University of Iowa Professor Marian Wilson Kimber has published a new book, The Elocutionists: Women, Music, and the Spoken Word (University of Illinois Press). Wilson Kimber's book includes many Iowa-related topics, including novelist Ruth Suckow, whose second novel draws on her elocution school experiences, and the practice of Delsarte posing in Iowa that is satirized in the "Grecian urn ladies" of Meredith Willson's famous musical, The Music Man.
From the University of Illinois Press website:
"Emerging in the 1850s, elocutionists recited poetry or drama with music to create a new type of performance. The genre--dominated by women--achieved remarkable popularity. Yet the elocutionists and their art fell into total obscurity during the twentieth century.

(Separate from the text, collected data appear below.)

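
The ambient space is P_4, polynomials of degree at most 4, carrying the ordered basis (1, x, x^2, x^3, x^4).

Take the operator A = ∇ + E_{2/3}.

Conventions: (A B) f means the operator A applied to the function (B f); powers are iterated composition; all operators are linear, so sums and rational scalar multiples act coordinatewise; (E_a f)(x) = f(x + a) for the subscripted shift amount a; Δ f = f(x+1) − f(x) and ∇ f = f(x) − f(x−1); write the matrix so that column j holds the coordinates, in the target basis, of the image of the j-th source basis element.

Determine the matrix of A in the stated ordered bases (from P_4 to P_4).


image of 1: 1
image of x: x + 5/3
image of x^2: x^2 + (10/3)x - 5/9
image of x^3: x^3 + 5x^2 - (5/3)x + 35/27
image of x^4: x^4 + (20/3)x^3 - (10/3)x^2 + (140/27)x - 65/81
each image's coordinates form column j of the matrix

the matrix is [[1, 5/3, -5/9, 35/27, -65/81]; [0, 1, 10/3, -5/3, 140/27]; [0, 0, 1, 5, -10/3]; [0, 0, 0, 1, 20/3]; [0, 0, 0, 0, 1]] (rows listed top to bottom)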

Marian Wilson Kimber restores elocution with music to its rightful place in performance history. Gazing through the lenses of gender and genre, Wilson Kimber argues that these female artists transgressed the previous boundaries between private and public domains. Their performances advocated for female agency while also contributing to a new social construction of gender. Elocutionists, proud purveyors of wholesome entertainment, pointedly contrasted their "acceptable" feminine attributes against those of morally suspect actresses. As Wilson Kimber shows, their influence far outlived their heyday. Women, the primary composers of melodramatic compositions, did nothing less than create a tradition that helped shape the history of American music."
Wilson Kimber is an associate professor in the School of Music, part of the College of Liberal Arts & Sciences.